The billing structure is the concrete difference. Copilot Pro at $10/month plus overages at $0.04/request gives you 300 premium requests, then a usage-based tail starting June 1. Cursor Pro at $20/month gives you a flat rate for standard agent runs without per-token metering on typical sessions. For a developer who runs Composer heavily throughout the week, the Cursor billing model is predictable in a way that Copilot Pro will not be after June 1.

Where to stay on Copilot: your team uses JetBrains or Xcode alongside VS Code and needs one assistant across all of them. Your organization needs indemnification or audited automation. You are a Business or Enterprise customer with admin controls and the LTS procurement story matters. Those are the conditions where Copilot's breadth and control plane out-earn Cursor's depth.

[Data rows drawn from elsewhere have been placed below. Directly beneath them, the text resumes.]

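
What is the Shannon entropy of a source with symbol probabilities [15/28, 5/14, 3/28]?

H(X) = -Σ p(x) log₂ p(x)
  -15/28 × log₂(15/28) = 0.4824
  -5/14 × log₂(5/14) = 0.5305
  -3/28 × log₂(3/28) = 0.3453
H(X) = 1.3582 bits


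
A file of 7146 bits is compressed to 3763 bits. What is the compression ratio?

Compression ratio = Original / Compressed
= 7146 / 3763 = 1.90:1


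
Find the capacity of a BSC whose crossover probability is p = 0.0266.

For BSC with error probability p:
C = 1 - H(p) where H(p) is binary entropy
H(0.0266) = -0.0266 × log₂(0.0266) - 0.9734 × log₂(0.9734)
H(p) = 0.1770
C = 1 - 0.1770 = 0.8230 bits/use


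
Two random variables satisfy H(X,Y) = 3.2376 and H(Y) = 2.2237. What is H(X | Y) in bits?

Chain rule: H(X,Y) = H(X|Y) + H(Y)
H(X|Y) = H(X,Y) - H(Y) = 3.2376 - 2.2237 = 1.0139 bits


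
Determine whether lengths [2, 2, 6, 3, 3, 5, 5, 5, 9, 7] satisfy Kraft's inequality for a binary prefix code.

Kraft inequality: Σ 2^(-l_i) ≤ 1 for prefix-free code
Calculating: 2^(-2) + 2^(-2) + 2^(-6) + 2^(-3) + 2^(-3) + 2^(-5) + 2^(-5) + 2^(-5) + 2^(-9) + 2^(-7)
= 0.25 + 0.25 + 0.015625 + 0.125 + 0.125 + 0.03125 + 0.03125 + 0.03125 + 0.001953125 + 0.0078125
= 0.8691
Since 0.8691 ≤ 1, prefix-free code exists


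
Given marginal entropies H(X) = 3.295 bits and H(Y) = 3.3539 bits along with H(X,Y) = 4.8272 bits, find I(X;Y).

I(X;Y) = H(X) + H(Y) - H(X,Y)
I(X;Y) = 3.295 + 3.3539 - 4.8272 = 1.8217 bits


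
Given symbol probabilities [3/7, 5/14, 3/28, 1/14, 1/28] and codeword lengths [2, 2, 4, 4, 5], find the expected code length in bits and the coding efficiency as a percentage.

Average length L = Σ p_i × l_i = 2.4643 bits
Entropy H = 1.8433 bits
Efficiency η = H/L × 100% = 74.80%


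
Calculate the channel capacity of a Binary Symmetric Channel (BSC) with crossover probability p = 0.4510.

For BSC with error probability p:
C = 1 - H(p) where H(p) is binary entropy
H(0.4510) = -0.4510 × log₂(0.4510) - 0.5490 × log₂(0.5490)
H(p) = 0.9931
C = 1 - 0.9931 = 0.0069 bits/use


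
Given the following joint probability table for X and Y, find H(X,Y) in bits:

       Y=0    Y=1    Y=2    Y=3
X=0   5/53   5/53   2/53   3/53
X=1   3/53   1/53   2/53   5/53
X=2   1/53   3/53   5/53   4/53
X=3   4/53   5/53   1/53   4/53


H(X,Y) = -Σ p(x,y) log₂ p(x,y)
  p(0,0)=5/53: -0.0943 × log₂(0.0943) = 0.3213
  p(0,1)=5/53: -0.0943 × log₂(0.0943) = 0.3213
  p(0,2)=2/53: -0.0377 × log₂(0.0377) = 0.1784
  p(0,3)=3/53: -0.0566 × log₂(0.0566) = 0.2345
  p(1,0)=3/53: -0.0566 × log₂(0.0566) = 0.2345
  p(1,1)=1/53: -0.0189 × log₂(0.0189) = 0.1081
  p(1,2)=2/53: -0.0377 × log₂(0.0377) = 0.1784
  p(1,3)=5/53: -0.0943 × log₂(0.0943) = 0.3213
  p(2,0)=1/53: -0.0189 × log₂(0.0189) = 0.1081
  p(2,1)=3/53: -0.0566 × log₂(0.0566) = 0.2345
  p(2,2)=5/53: -0.0943 × log₂(0.0943) = 0.3213
  p(2,3)=4/53: -0.0755 × log₂(0.0755) = 0.2814
  p(3,0)=4/53: -0.0755 × log₂(0.0755) = 0.2814
  p(3,1)=5/53: -0.0943 × log₂(0.0943) = 0.3213
  p(3,2)=1/53: -0.0189 × log₂(0.0189) = 0.1081
  p(3,3)=4/53: -0.0755 × log₂(0.0755) = 0.2814
H(X,Y) = 3.8352 bits


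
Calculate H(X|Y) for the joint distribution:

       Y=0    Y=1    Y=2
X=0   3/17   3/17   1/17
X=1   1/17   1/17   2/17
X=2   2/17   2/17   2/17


H(X|Y) = Σ_y p(y) H(X|Y=y)
  p(Y=0) = 6/17, H(X|Y=0) = 1.4591
  p(Y=1) = 6/17, H(X|Y=1) = 1.4591
  p(Y=2) = 5/17, H(X|Y=2) = 1.5219
H(X|Y) = 0.3529×1.4591 + 0.3529×1.4591 + 0.2941×1.5219 = 1.4776 bits


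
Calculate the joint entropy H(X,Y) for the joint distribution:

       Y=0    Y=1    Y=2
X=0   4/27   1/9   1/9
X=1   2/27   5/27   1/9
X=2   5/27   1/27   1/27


H(X,Y) = -Σ p(x,y) log₂ p(x,y)
  p(0,0)=4/27: -0.1481 × log₂(0.1481) = 0.4081
  p(0,1)=1/9: -0.1111 × log₂(0.1111) = 0.3522
  p(0,2)=1/9: -0.1111 × log₂(0.1111) = 0.3522
  p(1,0)=2/27: -0.0741 × log₂(0.0741) = 0.2781
  p(1,1)=5/27: -0.1852 × log₂(0.1852) = 0.4505
  p(1,2)=1/9: -0.1111 × log₂(0.1111) = 0.3522
  p(2,0)=5/27: -0.1852 × log₂(0.1852) = 0.4505
  p(2,1)=1/27: -0.0370 × log₂(0.0370) = 0.1761
  p(2,2)=1/27: -0.0370 × log₂(0.0370) = 0.1761
H(X,Y) = 2.9962 bits


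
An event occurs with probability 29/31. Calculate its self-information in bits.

Information content I(x) = -log₂(p(x))
I = -log₂(29/31) = -log₂(0.9355)
I = 0.0962 bits


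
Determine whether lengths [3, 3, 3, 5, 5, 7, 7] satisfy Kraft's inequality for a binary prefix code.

Kraft inequality: Σ 2^(-l_i) ≤ 1 for prefix-free code
Calculating: 2^(-3) + 2^(-3) + 2^(-3) + 2^(-5) + 2^(-5) + 2^(-7) + 2^(-7)
= 0.125 + 0.125 + 0.125 + 0.03125 + 0.03125 + 0.0078125 + 0.0078125
= 0.4531
Since 0.4531 ≤ 1, prefix-free code exists


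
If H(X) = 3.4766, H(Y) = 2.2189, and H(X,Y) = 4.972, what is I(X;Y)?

I(X;Y) = H(X) + H(Y) - H(X,Y)
I(X;Y) = 3.4766 + 2.2189 - 4.972 = 0.7235 bits


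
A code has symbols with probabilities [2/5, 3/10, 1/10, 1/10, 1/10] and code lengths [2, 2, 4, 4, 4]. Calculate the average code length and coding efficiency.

Average length L = Σ p_i × l_i = 2.6000 bits
Entropy H = 2.0464 bits
Efficiency η = H/L × 100% = 78.71%


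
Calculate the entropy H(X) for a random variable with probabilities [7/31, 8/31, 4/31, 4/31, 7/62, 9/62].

H(X) = -Σ p(x) log₂ p(x)
  -7/31 × log₂(7/31) = 0.4848
  -8/31 × log₂(8/31) = 0.5043
  -4/31 × log₂(4/31) = 0.3812
  -4/31 × log₂(4/31) = 0.3812
  -7/62 × log₂(7/62) = 0.3553
  -9/62 × log₂(9/62) = 0.4042
H(X) = 2.5109 bits


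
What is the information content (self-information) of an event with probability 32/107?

Information content I(x) = -log₂(p(x))
I = -log₂(32/107) = -log₂(0.2991)
I = 1.7415 bits


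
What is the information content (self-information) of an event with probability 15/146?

Information content I(x) = -log₂(p(x))
I = -log₂(15/146) = -log₂(0.1027)
I = 3.2829 bits


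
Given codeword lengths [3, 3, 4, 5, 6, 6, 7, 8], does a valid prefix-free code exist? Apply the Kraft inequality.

Kraft inequality: Σ 2^(-l_i) ≤ 1 for prefix-free code
Calculating: 2^(-3) + 2^(-3) + 2^(-4) + 2^(-5) + 2^(-6) + 2^(-6) + 2^(-7) + 2^(-8)
= 0.125 + 0.125 + 0.0625 + 0.03125 + 0.015625 + 0.015625 + 0.0078125 + 0.00390625
= 0.3867
Since 0.3867 ≤ 1, prefix-free code exists


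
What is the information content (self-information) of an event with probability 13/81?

Information content I(x) = -log₂(p(x))
I = -log₂(13/81) = -log₂(0.1605)
I = 2.6394 bits


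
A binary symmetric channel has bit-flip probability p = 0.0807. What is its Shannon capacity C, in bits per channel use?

For BSC with error probability p:
C = 1 - H(p) where H(p) is binary entropy
H(0.0807) = -0.0807 × log₂(0.0807) - 0.9193 × log₂(0.9193)
H(p) = 0.4046
C = 1 - 0.4046 = 0.5954 bits/use


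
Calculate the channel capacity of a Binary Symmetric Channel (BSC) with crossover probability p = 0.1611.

For BSC with error probability p:
C = 1 - H(p) where H(p) is binary entropy
H(0.1611) = -0.1611 × log₂(0.1611) - 0.8389 × log₂(0.8389)
H(p) = 0.6369
C = 1 - 0.6369 = 0.3631 bits/use


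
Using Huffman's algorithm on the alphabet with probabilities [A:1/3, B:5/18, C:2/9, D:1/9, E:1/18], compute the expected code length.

Huffman tree construction:
Combine smallest probabilities repeatedly
Resulting codes:
  A: 11 (length 2)
  B: 10 (length 2)
  C: 01 (length 2)
  D: 001 (length 3)
  E: 000 (length 3)
Average length = Σ p(s) × length(s) = 2.1667 bits


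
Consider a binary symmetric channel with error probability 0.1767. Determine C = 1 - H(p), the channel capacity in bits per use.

For BSC with error probability p:
C = 1 - H(p) where H(p) is binary entropy
H(0.1767) = -0.1767 × log₂(0.1767) - 0.8233 × log₂(0.8233)
H(p) = 0.6728
C = 1 - 0.6728 = 0.3272 bits/use


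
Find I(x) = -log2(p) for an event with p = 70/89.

Information content I(x) = -log₂(p(x))
I = -log₂(70/89) = -log₂(0.7865)
I = 0.3465 bits


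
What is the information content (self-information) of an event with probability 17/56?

Information content I(x) = -log₂(p(x))
I = -log₂(17/56) = -log₂(0.3036)
I = 1.7199 bits


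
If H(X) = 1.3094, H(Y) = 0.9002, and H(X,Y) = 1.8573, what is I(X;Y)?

I(X;Y) = H(X) + H(Y) - H(X,Y)
I(X;Y) = 1.3094 + 0.9002 - 1.8573 = 0.3523 bits


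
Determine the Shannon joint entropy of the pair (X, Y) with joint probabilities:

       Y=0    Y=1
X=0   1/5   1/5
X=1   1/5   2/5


H(X,Y) = -Σ p(x,y) log₂ p(x,y)
  p(0,0)=1/5: -0.2000 × log₂(0.2000) = 0.4644
  p(0,1)=1/5: -0.2000 × log₂(0.2000) = 0.4644
  p(1,0)=1/5: -0.2000 × log₂(0.2000) = 0.4644
  p(1,1)=2/5: -0.4000 × log₂(0.4000) = 0.5288
H(X,Y) = 1.9219 bits


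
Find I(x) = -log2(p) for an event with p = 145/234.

Information content I(x) = -log₂(p(x))
I = -log₂(145/234) = -log₂(0.6197)
I = 0.6905 bits


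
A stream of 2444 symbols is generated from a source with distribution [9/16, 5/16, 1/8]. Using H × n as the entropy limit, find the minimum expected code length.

Entropy H = 1.3663 bits/symbol
Minimum bits = H × n = 1.3663 × 2444
= 3339.27 bits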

For readers weighing the full field of coding agent options beyond Copilot and Cursor, the Grok Build vs Claude Code vs Cline comparison covers the terminal-focused agent category.

FAQ

Does auto model selection count against premium requests?

Yes. Auto selection draws from your premium request quota at the rate of whichever model it picks, with a 10% multiplier discount applied. If the router picks Claude Sonnet 4.6 (1x), you are charged 0.9x per request, not 1x. The discount does not apply to Free plan users.

Can you mix Copilot Free (for completions) with another tool for chat and agents?

Yes. Copilot Free's 2,000 monthly completions work in VS Code, JetBrains, Xcode, and other supported IDEs, and nothing stops you from running a separate chat tool alongside it. The practical limit is that the Free plan's 50 premium request ceiling means any meaningful chat or agent work will hit the ceiling quickly. For pure inline completion supplemented by a dedicated chat tool, the combination is workable.

What happens to request counts when the base model switched on May 17?

If your Business or Enterprise organization's default model changed from GPT-4.1 (0x) to GPT-5.3-Codex (1x) on May 17, your premium request consumption went up from that date forward. GPT-4.1 is still force-enabled at 0x temporarily, so explicitly selecting GPT-4.1 still costs nothing until June 1. After June 1, GPT-4.1 is gone.

Does Gemini 3.5 Flash work in all IDEs or just VS Code?

The May 19 changelog marks Gemini 3.5 Flash as generally available for GitHub Copilot, which covers the standard Copilot extension and its supported clients. The changelog does not restrict it to VS Code. Business and Enterprise admins must enable the Gemini 3.5 Flash policy before their users can access it.

Will GPT-4.1 stop working completely on June 1?

Yes. GPT-4.1, GPT-5.2, and GPT-5.2-Codex all deprecate June 1, per the supported models page. GPT-4.1 remains force-enabled at 0x until that date. After June 1, GPT-5 mini is the 0x-cost substitute on included models. GPT-5.3-Codex at 1x is the quality step-up and carries the LTS guarantee through February 4, 2027.